Create a template that uses defined filters.

#jinja2: lstrip_blocks: True
# Licensed to the Apache Software Foundation (ASF) under one
# or more contributor license agreements.  See the NOTICE file
# distributed with this work for additional information
# regarding copyright ownership.  The ASF licenses this file
# to you under the Apache License, Version 2.0 (the
# "License"); you may not use this file except in compliance
# with the License.  You may obtain a copy of the License at
#
#  http://www.apache.org/licenses/LICENSE-2.0
#
# Unless required by applicable law or agreed to in writing,
# software distributed under the License is distributed on an
# "AS IS" BASIS, WITHOUT WARRANTIES OR CONDITIONS OF ANY
# KIND, either express or implied.  See the License for the
# specific language governing permissions and limitations
# under the License.


# The configuration file needs to define the sources,
# the channels and the sinks.
# Sources, channels and sinks are defined per agent,
# in this case called 'agent'

{% set flume_agents = flume_config | flume_agents %}
{% for agent in flume_agents %}
{{ agent }}.sources = {{ flume_config | flume_sources(agent) | join(" ") }}
{{ agent }}.channels = {{ flume_config | flume_channels(agent) | join(" ") }}
{{ agent }}.sinks = {{ flume_config | flume_sinks(agent) | join(" ") }}
{% endfor %}

{% for agent in flume_agents %}
  {% set configuration = flume_config | flume_configuration(agent) %}
  {% for key in configuration %}
    {{- agent }}.{{ key }} = {{ configuration[key] }}
  {% endfor %}
{% endfor %}

Execute playbook to generate configuration template.

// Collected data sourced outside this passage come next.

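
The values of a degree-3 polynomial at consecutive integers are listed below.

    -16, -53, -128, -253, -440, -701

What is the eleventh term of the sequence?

-3536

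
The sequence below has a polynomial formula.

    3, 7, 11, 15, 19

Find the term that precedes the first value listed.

-1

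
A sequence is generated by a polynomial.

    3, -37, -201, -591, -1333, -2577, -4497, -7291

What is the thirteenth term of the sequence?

-42981

Δ: -40  -164  -390  -742  -1244  -1920  -2794
Δ²: -124  -226  -352  -502  -676  -874
Δ³: -102  -126  -150  -174  -198
Δ⁴: -24  -24  -24  -24
Constant fourth difference = -24, so extend:
-198 − 24 = -222;  -874 − 222 = -1096;  -2794 − 1096 = -3890;  -7291 − 3890 = -11181
-222 − 24 = -246;  -1096 − 246 = -1342;  -3890 − 1342 = -5232;  -11181 − 5232 = -16413
-246 − 24 = -270;  -1342 − 270 = -1612;  -5232 − 1612 = -6844;  -16413 − 6844 = -23257
-270 − 24 = -294;  -1612 − 294 = -1906;  -6844 − 1906 = -8750;  -23257 − 8750 = -32007
-294 − 24 = -318;  -1906 − 318 = -2224;  -8750 − 2224 = -10974;  -32007 − 10974 = -42981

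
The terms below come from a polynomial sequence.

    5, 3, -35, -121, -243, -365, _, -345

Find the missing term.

-427

Using the first 6 terms:
D1: -2  -38  -86  -122  -122
D2: -36  -48  -36  0
D3: -12  12  36
D4: 24  24
Constant fourth difference = 24.
Extend forward: 36 + 24 = 60;  0 + 60 = 60;  -122 + 60 = -62;  -365 − 62 = -427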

$ ansible-playbook playbook.yml 
[WARNING]: provided hosts list is empty, only localhost is available. Note that the implicit localhost does not match ';all';

PLAY [localhost] *********************************************************************************************************************************************

TASK [Gathering Facts] ***************************************************************************************************************************************
ok: [localhost]

TASK [Parse and display configuration template] **************************************************************************************************************
ok: [localhost] => {
    "msg": [
        "# Licensed to the Apache Software Foundation (ASF) under one",
        "# or more contributor license agreements.  See the NOTICE file",
        "# distributed with this work for additional information",
        "# regarding copyright ownership.  The ASF licenses this file",
        "# to you under the Apache License, Version 2.0 (the",
        "# \"License\"); you may not use this file except in compliance",
        "# with the License.  You may obtain a copy of the License at",
        "#",
        "#  http://www.apache.org/licenses/LICENSE-2.0",
        "#",
        "# Unless required by applicable law or agreed to in writing,",
        "# software distributed under the License is distributed on an",
        "# \"AS IS\" BASIS, WITHOUT WARRANTIES OR CONDITIONS OF ANY",
        "# KIND, either express or implied.  See the License for the",
        "# specific language governing permissions and limitations",
        "# under the License.",
        "",
        "",
        "# The configuration file needs to define the sources,",
        "# the channels and the sinks.",
        "# Sources, channels and sinks are defined per agent,",
        "# in this case called ';agent';",
        "",
        "agent.sources = seqGenSrc",
        "agent.channels = memoryChannel",
        "agent.sinks = loggerSink",
        "",
        "agent.sources.seqGenSrc.type = seq",
        "agent.sources.seqGenSrc.channels = memoryChannel",
        "agent.channels.memoryChannel.type = memory",
        "agent.channels.memoryChannel.capacity = 100",
        "agent.sinks.loggerSink.type = logger",
        "agent.sinks.loggerSink.channel = memoryChannel",
        ""
    ]
}

PLAY RECAP ***************************************************************************************************************************************************
localhost                  : ok=2    changed=0    unreachable=0    failed=0    skipped=0    rescued=0    ignored=0   

Additional notes

Code used in this example is available at GitHub milosz/ansible-flume-filter

Play with it as this is simpler than you think.